Over the past eight years, Salesforce has built a solid track record. It has seen 50 of its investments get acquired and 7 have IPOs. The VC investment is not necessarily a scouting operation for acquisitions, however. Salesforce makes it clear that any of its companies are free to pursue any attractive offers.
That said, it has acquired a handful of its investments. And in general, Salesforce has also been making more M&A deals.
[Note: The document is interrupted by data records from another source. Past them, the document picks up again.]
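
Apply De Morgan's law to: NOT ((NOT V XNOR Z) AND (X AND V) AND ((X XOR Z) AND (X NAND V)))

NOT (NOT V XNOR Z) OR NOT (X AND V) OR NOT ((X XOR Z) AND (X NAND V))
De Morgan's: NOT(AND of terms) = OR of negations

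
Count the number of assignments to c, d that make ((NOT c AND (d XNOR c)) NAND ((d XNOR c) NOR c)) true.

Satisfying assignments: (0,0), (0,1), (1,0), (1,1)
Count: 4 out of 4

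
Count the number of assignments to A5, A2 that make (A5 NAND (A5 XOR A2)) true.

Satisfying assignments: (0,0), (0,1), (1,1)
Count: 3 out of 4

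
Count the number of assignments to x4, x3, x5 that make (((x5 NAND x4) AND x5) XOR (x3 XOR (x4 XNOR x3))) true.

Satisfying assignments: (0,0,0), (0,1,0)
Count: 2 out of 8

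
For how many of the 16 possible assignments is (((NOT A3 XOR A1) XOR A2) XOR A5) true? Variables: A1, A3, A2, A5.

Satisfying assignments: (0,0,0,0), (0,0,1,1), (0,1,0,1), (0,1,1,0), (1,0,0,1), (1,0,1,0), (1,1,0,0), (1,1,1,1)
Count: 8 out of 16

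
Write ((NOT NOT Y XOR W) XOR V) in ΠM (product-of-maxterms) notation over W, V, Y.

ΠM(0, 3, 5, 6) = (W OR V OR Y) AND (W OR NOT V OR NOT Y) AND (NOT W OR V OR NOT Y) AND (NOT W OR NOT V OR Y)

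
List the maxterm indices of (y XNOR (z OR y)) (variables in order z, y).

ΠM(2) = (NOT z OR y)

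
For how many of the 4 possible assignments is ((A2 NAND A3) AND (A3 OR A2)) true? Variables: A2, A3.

Satisfying assignments: (0,1), (1,0)
Count: 2 out of 4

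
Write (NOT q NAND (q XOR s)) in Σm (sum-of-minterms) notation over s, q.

Σm(0, 1, 3) = (NOT s AND NOT q) OR (NOT s AND q) OR (s AND q)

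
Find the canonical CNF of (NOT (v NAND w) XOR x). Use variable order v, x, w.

(v OR x OR w) AND (v OR x OR NOT w) AND (NOT v OR x OR w) AND (NOT v OR NOT x OR NOT w)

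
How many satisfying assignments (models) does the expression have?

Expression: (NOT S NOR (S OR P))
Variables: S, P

No assignment satisfies the expression.
Count: 0 out of 4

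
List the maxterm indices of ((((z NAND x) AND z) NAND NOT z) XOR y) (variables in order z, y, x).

ΠM(2, 3, 6, 7) = (z OR NOT y OR x) AND (z OR NOT y OR NOT x) AND (NOT z OR NOT y OR x) AND (NOT z OR NOT y OR NOT x)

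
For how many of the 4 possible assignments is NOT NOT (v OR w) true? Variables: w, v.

Satisfying assignments: (0,1), (1,0), (1,1)
Count: 3 out of 4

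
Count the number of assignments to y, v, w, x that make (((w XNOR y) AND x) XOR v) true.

Satisfying assignments: (0,0,0,1), (0,1,0,0), (0,1,1,0), (0,1,1,1), (1,0,1,1), (1,1,0,0), (1,1,0,1), (1,1,1,0)
Count: 8 out of 16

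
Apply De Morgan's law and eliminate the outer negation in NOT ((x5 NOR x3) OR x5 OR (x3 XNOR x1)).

NOT (x5 NOR x3) AND NOT x5 AND NOT (x3 XNOR x1)
De Morgan's: NOT(OR of terms) = AND of negations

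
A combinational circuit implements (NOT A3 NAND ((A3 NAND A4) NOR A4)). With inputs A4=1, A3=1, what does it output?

Substituting: (NOT 1 NAND ((1 NAND 1) NOR 1))
= 1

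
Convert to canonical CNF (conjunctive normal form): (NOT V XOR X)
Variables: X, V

(X OR NOT V) AND (NOT X OR V)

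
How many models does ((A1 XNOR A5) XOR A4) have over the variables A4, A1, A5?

Satisfying assignments: (0,0,0), (0,1,1), (1,0,1), (1,1,0)
Count: 4 out of 8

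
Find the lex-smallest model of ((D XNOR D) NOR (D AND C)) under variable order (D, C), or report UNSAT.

UNSATISFIABLE - no assignment makes this expression true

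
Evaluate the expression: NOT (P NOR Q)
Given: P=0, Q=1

Substituting: NOT (0 NOR 1)
= 1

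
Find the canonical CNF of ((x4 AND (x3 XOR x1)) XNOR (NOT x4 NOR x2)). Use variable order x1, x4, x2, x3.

(x1 OR NOT x4 OR x2 OR x3) AND (x1 OR NOT x4 OR NOT x2 OR NOT x3) AND (NOT x1 OR NOT x4 OR x2 OR NOT x3) AND (NOT x1 OR NOT x4 OR NOT x2 OR x3)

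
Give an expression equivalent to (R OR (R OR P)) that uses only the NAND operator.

((R NAND R) NAND (((R NAND R) NAND (P NAND P)) NAND ((R NAND R) NAND (P NAND P))))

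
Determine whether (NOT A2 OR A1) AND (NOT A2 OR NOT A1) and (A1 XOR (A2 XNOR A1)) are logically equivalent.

Yes, they are equivalent — the two output columns agree on all 4 assignments:
A2 | A1 | Expression 1 | Expression 2
-------------------------------------
0 | 0 | 1 | 1
0 | 1 | 1 | 1
1 | 0 | 0 | 0
1 | 1 | 0 | 0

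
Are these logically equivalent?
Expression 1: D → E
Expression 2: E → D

No, Converse is not equivalent to original (counterexample: D=0, E=1)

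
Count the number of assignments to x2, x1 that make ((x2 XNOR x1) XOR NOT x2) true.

Satisfying assignments: (0,1), (1,1)
Count: 2 out of 4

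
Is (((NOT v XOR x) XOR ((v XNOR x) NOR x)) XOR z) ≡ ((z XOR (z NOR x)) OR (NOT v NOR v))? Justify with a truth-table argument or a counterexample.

No. Counterexample: with v=0, z=1, x=0, Expression 1 = 0 but Expression 2 = 1.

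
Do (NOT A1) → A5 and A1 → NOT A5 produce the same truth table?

No, Inverse is not equivalent to original (counterexample: A1=0, A5=0)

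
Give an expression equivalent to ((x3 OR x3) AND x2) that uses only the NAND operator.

((((x3 NAND x3) NAND (x3 NAND x3)) NAND x2) NAND (((x3 NAND x3) NAND (x3 NAND x3)) NAND x2))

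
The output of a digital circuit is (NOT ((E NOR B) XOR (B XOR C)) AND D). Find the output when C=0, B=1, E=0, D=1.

Substituting: (NOT ((0 NOR 1) XOR (1 XOR 0)) AND 1)
= 0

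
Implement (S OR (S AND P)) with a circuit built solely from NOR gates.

((S NOR ((S NOR S) NOR (P NOR P))) NOR (S NOR ((S NOR S) NOR (P NOR P))))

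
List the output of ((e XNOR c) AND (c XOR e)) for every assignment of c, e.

c | e | Output
--------------
0 | 0 | 0
0 | 1 | 0
1 | 0 | 0
1 | 1 | 0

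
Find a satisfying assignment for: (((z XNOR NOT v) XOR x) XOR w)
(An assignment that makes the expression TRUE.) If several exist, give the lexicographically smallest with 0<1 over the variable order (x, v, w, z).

x=0, v=0, w=0, z=1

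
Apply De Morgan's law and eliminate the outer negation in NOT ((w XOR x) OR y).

NOT (w XOR x) AND NOT y
De Morgan's: NOT(OR of terms) = AND of negations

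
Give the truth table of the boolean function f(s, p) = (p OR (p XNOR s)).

s | p | Output
--------------
0 | 0 | 1
0 | 1 | 1
1 | 0 | 0
1 | 1 | 1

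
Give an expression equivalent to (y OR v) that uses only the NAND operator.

((y NAND y) NAND (v NAND v))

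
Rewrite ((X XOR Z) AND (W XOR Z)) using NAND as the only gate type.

((((X NAND (X NAND Z)) NAND (Z NAND (X NAND Z))) NAND ((W NAND (W NAND Z)) NAND (Z NAND (W NAND Z)))) NAND (((X NAND (X NAND Z)) NAND (Z NAND (X NAND Z))) NAND ((W NAND (W NAND Z)) NAND (Z NAND (W NAND Z)))))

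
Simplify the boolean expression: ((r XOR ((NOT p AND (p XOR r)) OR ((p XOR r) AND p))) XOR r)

By XOR self-cancellation ((E XOR v) XOR v = E) then distribution ((E AND v) OR (E AND NOT v) = E):
= (p XOR r)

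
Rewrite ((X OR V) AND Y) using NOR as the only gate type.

((((X NOR V) NOR (X NOR V)) NOR ((X NOR V) NOR (X NOR V))) NOR (Y NOR Y))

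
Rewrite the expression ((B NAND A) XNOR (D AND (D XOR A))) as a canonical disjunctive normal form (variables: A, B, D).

(NOT A AND NOT B AND D) OR (NOT A AND B AND D) OR (A AND B AND NOT D) OR (A AND B AND D)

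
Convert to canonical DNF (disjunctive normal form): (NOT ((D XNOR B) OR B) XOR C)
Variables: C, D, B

(NOT C AND D AND NOT B) OR (C AND NOT D AND NOT B) OR (C AND NOT D AND B) OR (C AND D AND B)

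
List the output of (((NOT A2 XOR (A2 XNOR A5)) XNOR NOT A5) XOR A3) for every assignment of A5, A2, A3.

A5 | A2 | A3 | Output
---------------------
0 | 0 | 0 | 0
0 | 0 | 1 | 1
0 | 1 | 0 | 0
0 | 1 | 1 | 1
1 | 0 | 0 | 0
1 | 0 | 1 | 1
1 | 1 | 0 | 0
1 | 1 | 1 | 1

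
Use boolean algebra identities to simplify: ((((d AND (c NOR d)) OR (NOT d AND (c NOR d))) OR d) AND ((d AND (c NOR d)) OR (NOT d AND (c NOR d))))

By absorption (E AND (E OR v) = E) then distribution ((E AND v) OR (E AND NOT v) = E):
= (c NOR d)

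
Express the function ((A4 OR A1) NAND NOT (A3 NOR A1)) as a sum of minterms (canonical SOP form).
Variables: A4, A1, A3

Σm(0, 1, 4) = (NOT A4 AND NOT A1 AND NOT A3) OR (NOT A4 AND NOT A1 AND A3) OR (A4 AND NOT A1 AND NOT A3)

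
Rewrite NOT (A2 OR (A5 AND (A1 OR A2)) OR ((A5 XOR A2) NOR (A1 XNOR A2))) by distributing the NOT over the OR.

NOT A2 AND NOT (A5 AND (A1 OR A2)) AND NOT ((A5 XOR A2) NOR (A1 XNOR A2))
De Morgan's: NOT(OR of terms) = AND of negations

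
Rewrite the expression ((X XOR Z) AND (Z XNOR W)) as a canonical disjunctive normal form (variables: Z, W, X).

(NOT Z AND NOT W AND X) OR (Z AND W AND NOT X)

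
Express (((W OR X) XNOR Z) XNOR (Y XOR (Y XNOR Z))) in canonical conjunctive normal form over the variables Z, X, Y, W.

(Z OR X OR Y OR NOT W) AND (Z OR X OR NOT Y OR NOT W) AND (Z OR NOT X OR Y OR W) AND (Z OR NOT X OR Y OR NOT W) AND (Z OR NOT X OR NOT Y OR W) AND (Z OR NOT X OR NOT Y OR NOT W) AND (NOT Z OR X OR Y OR NOT W) AND (NOT Z OR X OR NOT Y OR NOT W) AND (NOT Z OR NOT X OR Y OR W) AND (NOT Z OR NOT X OR Y OR NOT W) AND (NOT Z OR NOT X OR NOT Y OR W) AND (NOT Z OR NOT X OR NOT Y OR NOT W)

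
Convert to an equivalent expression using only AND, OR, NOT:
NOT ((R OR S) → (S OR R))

(R OR S) AND NOT (S OR R)
(Negated implication: NOT(A → B) = A AND NOT B)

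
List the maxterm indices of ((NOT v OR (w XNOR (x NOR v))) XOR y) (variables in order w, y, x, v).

ΠM(4, 5, 6, 7, 9, 11, 12, 14) = (w OR NOT y OR x OR v) AND (w OR NOT y OR x OR NOT v) AND (w OR NOT y OR NOT x OR v) AND (w OR NOT y OR NOT x OR NOT v) AND (NOT w OR y OR x OR NOT v) AND (NOT w OR y OR NOT x OR NOT v) AND (NOT w OR NOT y OR x OR v) AND (NOT w OR NOT y OR NOT x OR v)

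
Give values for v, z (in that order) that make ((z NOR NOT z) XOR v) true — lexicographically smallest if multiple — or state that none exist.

v=1, z=0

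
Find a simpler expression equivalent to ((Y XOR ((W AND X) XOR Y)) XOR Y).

By XOR self-cancellation ((E XOR v) XOR v = E):
= ((W AND X) XOR Y)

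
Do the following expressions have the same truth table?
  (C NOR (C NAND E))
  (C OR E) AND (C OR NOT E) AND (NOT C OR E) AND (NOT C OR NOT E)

Yes, they are equivalent — the two output columns agree on all 4 assignments:
C | E | Expression 1 | Expression 2
-----------------------------------
0 | 0 | 0 | 0
0 | 1 | 0 | 0
1 | 0 | 0 | 0
1 | 1 | 0 | 0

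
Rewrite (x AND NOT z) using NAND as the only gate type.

((x NAND (z NAND z)) NAND (x NAND (z NAND z)))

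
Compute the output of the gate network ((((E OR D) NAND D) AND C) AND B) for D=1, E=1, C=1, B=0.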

Last year was the biggest in its history.
Those acquisitions in 2016 included:
- SteelBrick, which develops apps to automate the quote-to-cash process, for an undisclosed sum.
- MetaMind, which developed natural language processing and image recognition for cloud services, for an undisclosed sum.
- BeyondCore, which made tools to analyze structured data sources, for an undisclosed sum.
- Demandware, which expanded its position in CRM and pursue the digital commerce market, for $2.9 billion.
- Quip, Inc., which developed productivity tool, for $412.0 million.
- Krux Digital, Inc., which created a data management platform, for $741.8 million.
Before 2016, Salesforce’s biggest deal was for ExactTarget in 2014 for $2.5 billion.
All this speaks to the company’s growing appetite and ambition. Its ability to balance these expanding investments and digest these acquisitions may determine whether Salesforce can succeed in striking in a balance that few maturing companies manage to find: Maintain an innovative culture, continue to grow its core services, and be ready to adapt as markets and technologies evolve in sometimes sudden and expected ways.